Eight occasions?Edit

Could we get a list of those eight occasions? I'm only aware of four of them. B4, Lore, Data and Juliana. -- Redge | Talk 18:06, 13 Aug 2004 (CEST)

Juliana states there were three prototypes in "Inheritance". I may have miscounted by one. -- Michael Warren | Talk 18:36, Aug 13, 2004 (CEST)
Could B4 be one of the prototypes? Tyrant 22:38, 16 May 2005 (UTC)Tyrant
Was a positronic brain used in "Life Support" to keep Bareil Antos alive? Tough Little Ship 12:37, 18 Aug 2005 (UTC)
I believe that they were only implants designed to replace the damaged portions of his brain, not a positronic brain in its own right. Also, I would not call Lore especially "stable"...--TenexHacker 08:50, 6 August 2006 (UTC)
I'd say Lore is "stable" in the same way that a Human with some degree of mild schizophrenia (or treated schizophrenia) is "stable" - his neural network is stable enough that it doesn't completely collapse, but that doesn't mean that it is "psychologically normal". Actually, is there any writer/producer-interview material backing up this idea (that Lore is meant to be "mentally ill"?) Jswitte (talk) 01:36, December 24, 2012 (UTC)

Positronic vs Electronic?Edit

Wonder why you would create a positronic brain rather than an electronic one? Seems rather dangerous, doesn't it? Imagine if in Thine Own Self, the villager had put the pick through his head instead of his body, it would cause a huge antimatter explosion, destroying the village and maybe causing a "nuclear" winter. 21:45, March 24, 2010 (UTC)

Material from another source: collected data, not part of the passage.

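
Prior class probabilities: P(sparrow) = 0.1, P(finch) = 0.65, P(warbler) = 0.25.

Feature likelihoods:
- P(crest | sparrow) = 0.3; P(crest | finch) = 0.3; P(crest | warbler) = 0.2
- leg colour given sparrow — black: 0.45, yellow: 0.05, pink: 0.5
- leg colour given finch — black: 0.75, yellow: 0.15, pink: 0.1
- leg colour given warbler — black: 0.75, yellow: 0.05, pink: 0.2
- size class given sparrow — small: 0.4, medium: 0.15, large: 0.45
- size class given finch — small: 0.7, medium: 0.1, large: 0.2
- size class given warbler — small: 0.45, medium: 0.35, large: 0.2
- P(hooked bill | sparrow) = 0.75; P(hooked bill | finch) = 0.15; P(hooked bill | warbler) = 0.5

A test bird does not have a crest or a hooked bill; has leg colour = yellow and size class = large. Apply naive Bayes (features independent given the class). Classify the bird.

finch

sparrow: 0.1 × (1−0.3) × 0.05 × 0.45 × (1−0.75) = 0.00039375
finch: 0.65 × (1−0.3) × 0.15 × 0.2 × (1−0.15) = 0.0116025
warbler: 0.25 × (1−0.2) × 0.05 × 0.2 × (1−0.5) = 0.001
Highest score → finch.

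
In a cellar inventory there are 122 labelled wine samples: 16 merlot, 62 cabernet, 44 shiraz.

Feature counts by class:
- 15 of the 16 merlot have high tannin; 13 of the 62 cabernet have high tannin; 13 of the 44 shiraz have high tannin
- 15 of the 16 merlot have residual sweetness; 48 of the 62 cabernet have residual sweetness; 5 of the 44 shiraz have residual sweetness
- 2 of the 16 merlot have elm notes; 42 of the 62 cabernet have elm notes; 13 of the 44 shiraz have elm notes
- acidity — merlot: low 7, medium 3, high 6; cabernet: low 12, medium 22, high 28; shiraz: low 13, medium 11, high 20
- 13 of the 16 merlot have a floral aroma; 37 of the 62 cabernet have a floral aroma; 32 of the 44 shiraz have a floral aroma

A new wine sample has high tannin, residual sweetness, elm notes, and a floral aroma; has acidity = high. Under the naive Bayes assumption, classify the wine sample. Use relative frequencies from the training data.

merlot: (16/122) × (15/16) × (15/16) × (2/16) × (6/16) × (13/16) ≈ 0.00439003
cabernet: (62/122) × (13/62) × (48/62) × (42/62) × (28/62) × (37/62) ≈ 0.0150615
shiraz: (44/122) × (13/44) × (5/44) × (13/44) × (20/44) × (32/44) ≈ 0.00118268
Highest score → cabernet.

cabernet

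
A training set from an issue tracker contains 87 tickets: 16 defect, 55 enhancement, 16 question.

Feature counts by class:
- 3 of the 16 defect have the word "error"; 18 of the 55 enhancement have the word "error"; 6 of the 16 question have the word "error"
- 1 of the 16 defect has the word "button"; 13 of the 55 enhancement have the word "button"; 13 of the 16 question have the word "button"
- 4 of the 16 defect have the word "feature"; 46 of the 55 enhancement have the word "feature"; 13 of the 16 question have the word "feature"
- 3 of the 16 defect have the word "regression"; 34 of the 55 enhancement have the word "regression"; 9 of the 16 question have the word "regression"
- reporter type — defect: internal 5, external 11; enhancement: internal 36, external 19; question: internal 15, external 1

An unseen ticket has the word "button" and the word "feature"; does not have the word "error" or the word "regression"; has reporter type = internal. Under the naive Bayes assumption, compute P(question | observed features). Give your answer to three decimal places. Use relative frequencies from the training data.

0.590

defect: (16/87) × (13/16) × (1/16) × (4/16) × (13/16) × (5/16) ≈ 0.000592813
enhancement: (55/87) × (37/55) × (13/55) × (46/55) × (21/55) × (36/55) ≈ 0.0210114
question: (16/87) × (10/16) × (13/16) × (13/16) × (7/16) × (15/16) ≈ 0.0311227
P(question | x) = 0.0311227 / 0.052726913 ≈ 0.590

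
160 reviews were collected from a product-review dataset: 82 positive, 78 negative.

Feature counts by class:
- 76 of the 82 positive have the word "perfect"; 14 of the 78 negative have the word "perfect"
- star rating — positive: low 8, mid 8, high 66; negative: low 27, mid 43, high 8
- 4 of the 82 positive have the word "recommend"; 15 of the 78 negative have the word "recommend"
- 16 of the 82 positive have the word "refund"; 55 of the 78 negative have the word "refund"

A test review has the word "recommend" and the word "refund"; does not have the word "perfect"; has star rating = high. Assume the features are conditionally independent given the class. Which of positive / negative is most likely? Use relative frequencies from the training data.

negative

positive: (82/160) × (6/82) × (66/82) × (4/82) × (16/82) ≈ 0.000287285
negative: (78/160) × (64/78) × (8/78) × (15/78) × (55/78) ≈ 0.00556314
Highest score → negative.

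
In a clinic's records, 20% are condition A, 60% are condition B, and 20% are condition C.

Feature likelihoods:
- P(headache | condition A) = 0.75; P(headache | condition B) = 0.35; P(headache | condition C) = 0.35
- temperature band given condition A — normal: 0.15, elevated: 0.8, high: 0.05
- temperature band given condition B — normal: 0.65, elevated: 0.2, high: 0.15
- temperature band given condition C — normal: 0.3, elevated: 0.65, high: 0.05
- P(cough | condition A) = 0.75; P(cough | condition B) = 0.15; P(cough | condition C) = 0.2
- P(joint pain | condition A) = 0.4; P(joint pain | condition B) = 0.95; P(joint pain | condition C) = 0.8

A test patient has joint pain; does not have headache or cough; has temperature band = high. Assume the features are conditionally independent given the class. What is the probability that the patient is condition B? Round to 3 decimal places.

condition A: 0.2 × (1−0.75) × 0.05 × (1−0.75) × 0.4 = 0.00025
condition B: 0.6 × (1−0.35) × 0.15 × (1−0.15) × 0.95 = 0.04723875
condition C: 0.2 × (1−0.35) × 0.05 × (1−0.2) × 0.8 = 0.00416
P(condition B | x) = 0.04723875 / 0.05164875 ≈ 0.915

0.915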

When Asimov invented the term he was looking for something that sounded good, not something that made scientific sense. I think your question kind of suggests that this page could really benefit from some background section on where this tech comes from and why it was included in trek. -- Capricorn (talk) 09:27, December 24, 2012 (UTC)
Agreed, "positronics" implies positrons are involved and positrons would be an utterly ridiculous way to build a computer - according to our scientific understanding. Data himself commented a few times that positronic circuitry had a capacity to self-configure and self-program which is lacking in "normal" computer technologies; simple positronic components could adapt themselves and improve their efficiencies on repeated tasks, and (in theory) complex positronic components could eventually become fully emergent intelligences even without a (Soong) designer's guidance. I can't recall the specific episode, but Data removed positronic parts from himself (his arm) and installed them into hand phasers, allowing the phasers to adapt themselves "intelligently" and continue functioning against Borg defenses. In another episode he modified a tricorder in similar fashion. 08:13, August 5, 2018 (UTC)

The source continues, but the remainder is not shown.